4. Western cultural analysts those at least captivated or attracted by what appears to be the opacity of Japanese culture frequently assume, correctly to my mind, that the comparative lack of institutionalized cultural discourse correlates with and is compensated for by a more subtly elaborated culture of behavior and aesthetic sensibility. As Mr. Kumakura points out, the very existence of a large number of honorific terms is both an index (in Peirce's sense) of the speaker and of the objectifying social roles in which speakers are caught or in which, at some point, they inevitably have to catch themselves, whatever they may think. Social (including age and gender) roles and aesthetic practice (from the tea ceremony, flower and plant arrangements, to "theater") might be called the "media" through which the elusiveness of interpersonality (in Mr. Kumakura's sense) and spirituality are patterned. This may also be one reason why the Japanese seem less troubled by what the West calls modern electronic media and their threatening impact on a more traditional culture of books and their interpretation.
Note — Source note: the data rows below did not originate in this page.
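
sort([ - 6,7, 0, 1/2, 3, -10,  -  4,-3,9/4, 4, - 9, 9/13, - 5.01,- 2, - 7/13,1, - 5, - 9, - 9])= [ - 10, - 9, -9, - 9  , - 6, - 5.01 ,- 5 , - 4 , - 3,-2, - 7/13, 0, 1/2,  9/13,1 , 9/4,3, 4,7]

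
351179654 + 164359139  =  515538793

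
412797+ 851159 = 1263956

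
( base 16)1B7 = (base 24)I7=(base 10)439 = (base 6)2011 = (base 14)235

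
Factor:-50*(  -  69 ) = 3450 = 2^1*3^1*5^2*23^1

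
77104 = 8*9638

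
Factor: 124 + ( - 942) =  - 2^1*409^1 = - 818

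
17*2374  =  40358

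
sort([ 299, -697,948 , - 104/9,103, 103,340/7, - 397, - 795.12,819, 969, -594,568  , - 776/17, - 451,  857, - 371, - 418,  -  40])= [ - 795.12, - 697, - 594, - 451, - 418, - 397,-371, - 776/17,-40, - 104/9,340/7,103,103, 299, 568, 819 , 857,  948,969]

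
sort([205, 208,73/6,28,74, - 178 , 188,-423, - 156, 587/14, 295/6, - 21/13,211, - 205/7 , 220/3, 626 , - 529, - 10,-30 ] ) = [-529, - 423, - 178, - 156 , - 30, - 205/7, - 10, - 21/13, 73/6, 28, 587/14,295/6, 220/3,74, 188, 205,208, 211,626] 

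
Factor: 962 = 2^1*13^1*37^1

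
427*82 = 35014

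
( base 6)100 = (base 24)1c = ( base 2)100100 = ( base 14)28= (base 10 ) 36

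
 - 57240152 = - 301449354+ 244209202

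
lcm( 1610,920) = 6440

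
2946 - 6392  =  -3446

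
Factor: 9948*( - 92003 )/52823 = - 915245844/52823= - 2^2*3^1*101^( - 1 )*523^(- 1) * 829^1*92003^1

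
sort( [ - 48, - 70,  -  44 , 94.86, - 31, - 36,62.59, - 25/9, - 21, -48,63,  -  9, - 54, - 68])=[-70, - 68, - 54, - 48, - 48, - 44, - 36,-31, - 21, - 9, - 25/9 , 62.59, 63,94.86]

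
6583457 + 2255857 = 8839314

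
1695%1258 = 437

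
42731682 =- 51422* (- 831)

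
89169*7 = 624183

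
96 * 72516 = 6961536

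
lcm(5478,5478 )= 5478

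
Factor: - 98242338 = -2^1*3^1*23^1*443^1*  1607^1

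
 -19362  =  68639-88001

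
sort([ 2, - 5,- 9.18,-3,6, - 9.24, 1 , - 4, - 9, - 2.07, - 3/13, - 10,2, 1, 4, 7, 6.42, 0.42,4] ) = [ - 10, - 9.24, - 9.18, - 9, - 5, - 4, - 3, - 2.07 ,-3/13, 0.42, 1, 1,2, 2,4, 4,  6, 6.42,7 ] 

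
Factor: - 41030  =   - 2^1*5^1*11^1 * 373^1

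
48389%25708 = 22681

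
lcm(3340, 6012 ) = 30060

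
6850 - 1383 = 5467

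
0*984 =0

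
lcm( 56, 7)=56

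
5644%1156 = 1020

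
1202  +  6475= 7677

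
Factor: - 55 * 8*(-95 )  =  2^3*5^2*11^1*19^1 = 41800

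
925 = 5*185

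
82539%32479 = 17581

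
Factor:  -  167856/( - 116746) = 312/217  =  2^3 *3^1*  7^( - 1)*13^1 * 31^( - 1 ) 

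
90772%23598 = 19978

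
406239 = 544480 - 138241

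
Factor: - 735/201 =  - 5^1 * 7^2 * 67^ ( - 1) = -  245/67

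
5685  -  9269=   -  3584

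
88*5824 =512512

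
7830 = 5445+2385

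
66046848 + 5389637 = 71436485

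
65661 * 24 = 1575864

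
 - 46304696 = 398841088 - 445145784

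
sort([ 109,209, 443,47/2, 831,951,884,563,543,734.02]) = [ 47/2,109,209, 443,543 , 563,734.02,831,884,951 ]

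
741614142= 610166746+131447396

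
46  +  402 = 448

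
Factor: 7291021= 73^1*99877^1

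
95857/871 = 95857/871 = 110.05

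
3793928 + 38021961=41815889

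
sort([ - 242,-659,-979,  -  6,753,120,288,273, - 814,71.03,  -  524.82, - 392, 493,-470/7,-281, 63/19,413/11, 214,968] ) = [- 979, - 814, - 659,-524.82,-392, - 281, - 242,-470/7, -6,63/19,413/11  ,  71.03, 120 , 214,273,288,493, 753,968 ]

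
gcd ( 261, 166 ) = 1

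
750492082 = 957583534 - 207091452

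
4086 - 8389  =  -4303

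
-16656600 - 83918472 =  - 100575072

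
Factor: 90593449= 90593449^1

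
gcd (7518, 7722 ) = 6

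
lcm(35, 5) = 35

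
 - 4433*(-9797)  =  43430101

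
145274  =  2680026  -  2534752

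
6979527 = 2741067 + 4238460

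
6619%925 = 144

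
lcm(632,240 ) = 18960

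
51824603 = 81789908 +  - 29965305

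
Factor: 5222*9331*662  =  2^2*7^2*31^1*43^1*331^1*373^1  =  32256931084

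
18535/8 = 2316 + 7/8 = 2316.88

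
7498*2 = 14996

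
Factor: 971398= 2^1*37^1* 13127^1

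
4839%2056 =727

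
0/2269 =0 = 0.00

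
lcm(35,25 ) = 175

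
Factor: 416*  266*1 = 110656 = 2^6 *7^1*13^1  *19^1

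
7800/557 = 7800/557 = 14.00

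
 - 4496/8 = - 562=-562.00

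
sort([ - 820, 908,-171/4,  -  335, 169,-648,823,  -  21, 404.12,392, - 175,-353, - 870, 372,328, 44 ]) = [- 870, - 820, - 648, - 353, - 335,-175, - 171/4, - 21, 44, 169,328 , 372,392, 404.12,823, 908] 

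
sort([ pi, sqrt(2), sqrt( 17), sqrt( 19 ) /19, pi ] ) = [ sqrt( 19)/19, sqrt( 2 ) , pi,  pi, sqrt(17 )]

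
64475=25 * 2579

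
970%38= 20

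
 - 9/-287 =9/287 = 0.03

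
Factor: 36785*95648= 2^5 * 5^1*7^3 * 61^1 * 1051^1 = 3518411680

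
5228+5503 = 10731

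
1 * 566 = 566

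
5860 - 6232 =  - 372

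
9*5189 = 46701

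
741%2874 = 741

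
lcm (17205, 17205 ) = 17205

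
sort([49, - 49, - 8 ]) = [-49, - 8, 49] 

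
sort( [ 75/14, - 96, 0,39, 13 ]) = [ - 96, 0, 75/14, 13, 39 ]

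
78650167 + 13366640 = 92016807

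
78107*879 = 68656053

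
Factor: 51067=223^1*229^1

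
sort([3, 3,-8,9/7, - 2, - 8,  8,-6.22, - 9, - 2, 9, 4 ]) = [-9,  -  8, - 8, - 6.22,-2, - 2,9/7,  3, 3,  4,8,9 ] 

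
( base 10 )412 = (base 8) 634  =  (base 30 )DM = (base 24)H4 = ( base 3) 120021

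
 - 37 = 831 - 868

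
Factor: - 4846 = - 2^1*2423^1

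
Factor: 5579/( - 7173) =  - 7/9 = - 3^(- 2) * 7^1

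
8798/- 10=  - 4399/5  =  - 879.80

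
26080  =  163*160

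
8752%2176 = 48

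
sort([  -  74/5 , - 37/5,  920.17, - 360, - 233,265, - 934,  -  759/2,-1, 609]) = [ - 934, - 759/2, - 360, - 233, - 74/5, - 37/5, - 1,265,609, 920.17] 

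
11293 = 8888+2405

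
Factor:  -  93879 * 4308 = - 2^2*3^5*19^1  *61^1*359^1 = - 404430732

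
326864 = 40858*8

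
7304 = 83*88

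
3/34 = 3/34  =  0.09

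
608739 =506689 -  - 102050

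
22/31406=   11/15703 = 0.00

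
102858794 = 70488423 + 32370371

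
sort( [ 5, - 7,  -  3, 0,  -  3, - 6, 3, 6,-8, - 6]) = [  -  8,  -  7, - 6 , - 6, - 3,-3, 0, 3 , 5,6 ] 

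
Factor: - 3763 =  - 53^1 * 71^1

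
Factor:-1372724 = - 2^2*113^1*3037^1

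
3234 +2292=5526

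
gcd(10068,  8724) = 12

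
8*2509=20072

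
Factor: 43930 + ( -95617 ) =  - 51687 = - 3^2*5743^1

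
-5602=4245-9847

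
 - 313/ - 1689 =313/1689=   0.19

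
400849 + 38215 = 439064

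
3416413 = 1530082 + 1886331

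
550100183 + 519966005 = 1070066188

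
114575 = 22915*5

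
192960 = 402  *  480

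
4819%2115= 589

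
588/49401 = 196/16467  =  0.01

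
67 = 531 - 464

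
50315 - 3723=46592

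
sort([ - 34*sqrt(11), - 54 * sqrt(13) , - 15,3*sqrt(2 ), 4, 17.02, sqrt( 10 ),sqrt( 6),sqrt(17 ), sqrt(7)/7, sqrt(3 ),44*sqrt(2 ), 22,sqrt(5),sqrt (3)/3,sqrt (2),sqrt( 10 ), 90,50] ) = [ - 54 * sqrt(13 ), - 34*sqrt(11),-15,sqrt(7 ) /7,sqrt( 3 )/3,  sqrt ( 2 ), sqrt (3),sqrt(5 ),sqrt( 6 ),sqrt( 10),sqrt(10 ), 4,  sqrt(17 ), 3  *sqrt( 2),  17.02,22, 50, 44*sqrt( 2),90] 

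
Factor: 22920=2^3* 3^1*5^1*191^1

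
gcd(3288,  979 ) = 1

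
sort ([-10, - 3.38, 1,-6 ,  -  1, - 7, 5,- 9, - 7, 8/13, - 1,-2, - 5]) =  [-10, - 9,- 7,  -  7,-6, - 5, - 3.38, - 2,-1,-1,  8/13, 1, 5 ]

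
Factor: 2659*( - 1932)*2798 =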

As a polite Japanese, embodying what he presented, Mr. Kumakura did not ask direct questions about Western culture. Thinking, with the help of his paper, of Nietzsche and Foucault (that is to say of the Foucault of Histoire de la sexualité, where he seemed to become more concerned with cultural practices), one might venture into some perhaps unguarded questions: Have Western humanistic discourses perhaps been jumping in where the performative appeal of the arts (as parts of the arts of life) has become weaker or where a culture of behavioral performance has been on the wane? Could we say, for instance, that questions and theories concerning fiction and reality have become more urgent to the degree that the arts of interpersonality have been /pp. 7-8/ declining? In these respects, David Hume and the interpenetration of epistemology and sociability might still constitute an instructive example.
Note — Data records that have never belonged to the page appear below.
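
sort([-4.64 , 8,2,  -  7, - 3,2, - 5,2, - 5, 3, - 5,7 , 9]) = [ - 7, - 5, - 5, - 5, -4.64,-3,2  ,  2,2,3, 7,  8,9 ] 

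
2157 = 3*719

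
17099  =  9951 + 7148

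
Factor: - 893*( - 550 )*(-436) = -2^3*5^2*11^1*  19^1 * 47^1*109^1 = -  214141400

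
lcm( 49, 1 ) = 49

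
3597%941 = 774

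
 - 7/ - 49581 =1/7083 = 0.00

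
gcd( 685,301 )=1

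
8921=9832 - 911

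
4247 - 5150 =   -  903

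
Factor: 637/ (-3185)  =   - 1/5  =  - 5^( - 1 ) 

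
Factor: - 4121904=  - 2^4*3^1*79^1*1087^1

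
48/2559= 16/853 =0.02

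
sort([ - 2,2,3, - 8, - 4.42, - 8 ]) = [ - 8, - 8, - 4.42, - 2,2,  3]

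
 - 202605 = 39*( - 5195)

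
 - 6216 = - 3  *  2072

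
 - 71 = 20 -91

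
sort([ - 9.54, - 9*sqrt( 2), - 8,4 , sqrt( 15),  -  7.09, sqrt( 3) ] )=[ - 9*sqrt( 2), - 9.54, - 8,-7.09,sqrt( 3),  sqrt( 15 ), 4 ] 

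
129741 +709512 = 839253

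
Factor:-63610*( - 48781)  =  3102959410 = 2^1* 5^1* 6361^1*48781^1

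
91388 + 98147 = 189535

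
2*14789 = 29578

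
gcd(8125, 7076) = 1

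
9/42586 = 9/42586 = 0.00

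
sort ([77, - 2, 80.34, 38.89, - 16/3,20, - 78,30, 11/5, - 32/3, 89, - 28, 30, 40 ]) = [- 78, - 28 ,  -  32/3 , -16/3, - 2, 11/5, 20,30, 30,38.89,40 , 77 , 80.34, 89]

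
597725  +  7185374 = 7783099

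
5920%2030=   1860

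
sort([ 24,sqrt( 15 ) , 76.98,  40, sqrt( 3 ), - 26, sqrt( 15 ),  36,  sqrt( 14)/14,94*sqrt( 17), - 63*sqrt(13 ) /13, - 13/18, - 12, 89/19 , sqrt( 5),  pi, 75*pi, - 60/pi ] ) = [ - 26, - 60/pi, - 63*sqrt( 13 ) /13, - 12,-13/18, sqrt( 14 ) /14, sqrt( 3), sqrt ( 5 ), pi, sqrt( 15), sqrt( 15 ), 89/19,24,36  ,  40, 76.98,  75*pi,  94*sqrt( 17 )] 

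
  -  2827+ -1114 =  - 3941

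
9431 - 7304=2127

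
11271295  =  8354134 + 2917161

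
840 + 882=1722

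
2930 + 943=3873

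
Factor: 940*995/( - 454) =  - 2^1 * 5^2*47^1*199^1*227^( - 1) = - 467650/227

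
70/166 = 35/83 = 0.42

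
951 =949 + 2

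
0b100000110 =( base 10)262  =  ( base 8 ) 406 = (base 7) 523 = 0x106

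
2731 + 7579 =10310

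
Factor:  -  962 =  - 2^1*13^1* 37^1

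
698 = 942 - 244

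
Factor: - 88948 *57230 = -5090494040  =  - 2^3 * 5^1*37^1*59^1*97^1 * 601^1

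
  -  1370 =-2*685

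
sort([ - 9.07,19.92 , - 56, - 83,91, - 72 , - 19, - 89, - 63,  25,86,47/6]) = [ - 89, - 83,  -  72, - 63, - 56, - 19, - 9.07,47/6  ,  19.92,25,86,91]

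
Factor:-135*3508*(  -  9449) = 2^2*3^3 * 5^1 * 11^1*859^1*877^1  =  4474857420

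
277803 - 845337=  - 567534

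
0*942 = 0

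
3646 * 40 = 145840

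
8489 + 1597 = 10086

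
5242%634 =170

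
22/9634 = 11/4817 = 0.00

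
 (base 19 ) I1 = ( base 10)343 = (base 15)17D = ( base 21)g7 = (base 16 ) 157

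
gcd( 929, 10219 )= 929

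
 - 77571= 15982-93553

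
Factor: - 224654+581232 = 2^1*178289^1=356578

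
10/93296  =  5/46648 = 0.00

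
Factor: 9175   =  5^2*367^1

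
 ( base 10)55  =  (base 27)21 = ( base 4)313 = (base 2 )110111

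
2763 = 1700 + 1063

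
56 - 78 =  - 22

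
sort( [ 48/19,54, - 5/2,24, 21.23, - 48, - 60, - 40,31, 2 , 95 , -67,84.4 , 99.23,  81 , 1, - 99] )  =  [-99, -67, - 60,  -  48, - 40, - 5/2,1,2, 48/19,21.23,  24,31, 54,  81,84.4,95, 99.23] 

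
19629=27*727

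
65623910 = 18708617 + 46915293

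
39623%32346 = 7277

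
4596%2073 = 450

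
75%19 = 18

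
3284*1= 3284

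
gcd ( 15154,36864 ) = 2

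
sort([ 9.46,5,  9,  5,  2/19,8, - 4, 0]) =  [ - 4,0,  2/19, 5  ,  5,8, 9,9.46]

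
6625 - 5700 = 925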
The discussion was concerned mainly with the possibilities of distinction between western and Japanese notions of subjectivity (including the complementary notion of objectivity) and the avoidance of an essentialization of the "subjective factor." More precisely, the following questions were dealt with: What happens when Japanese sentences, admittedly subjective, are "subjected" to the "objectifying" pressures of texts like narratives or, for that matter, scientific procedures? What happens to translated (Western or other Eastern) texts and their cultural status? It seems doubtful whether, in principle, we can really distinguish between Western and Japanese critiques or conceptions of language (the struggle of language with language). On the other hand, in spite of the self-criticism implied in much of Western philosophy of language, its "objectifying" (perhaps pointing more to object-oriented than objective) tendencies seem to be more deeply entrenched.
In some respects, concepts like "fuzzy logic" might indicate a narrowing of the distance. One has to keep in mind, though, a distinction between language and conceptualization. The Japanese have been exposed to alien systems of conceptualization all through their history. While these may have been imposed, borrowed, and used, they have not led to creative or dynamic humanistic discourses and their modes of interpreting what one might call the primary culture or cultural performances. The grand theoretical gestures and claims as well as a continuous stream of interpretational activity are conspicuous more by their absence than by their presence.
Thus, the challenge of a practical paradox remains: We may not want anymore to subscribe to Sapir/Whorf theoretically. But yet its operational provocation does not vanish. The question of what the existence or absence of a (very) large body of /pp. 8-9/ humanistic discourses means with respect to the culture at large (are they part or parasites of it? Or taking these and more roles sometimes simultaneously?) has to be asked again.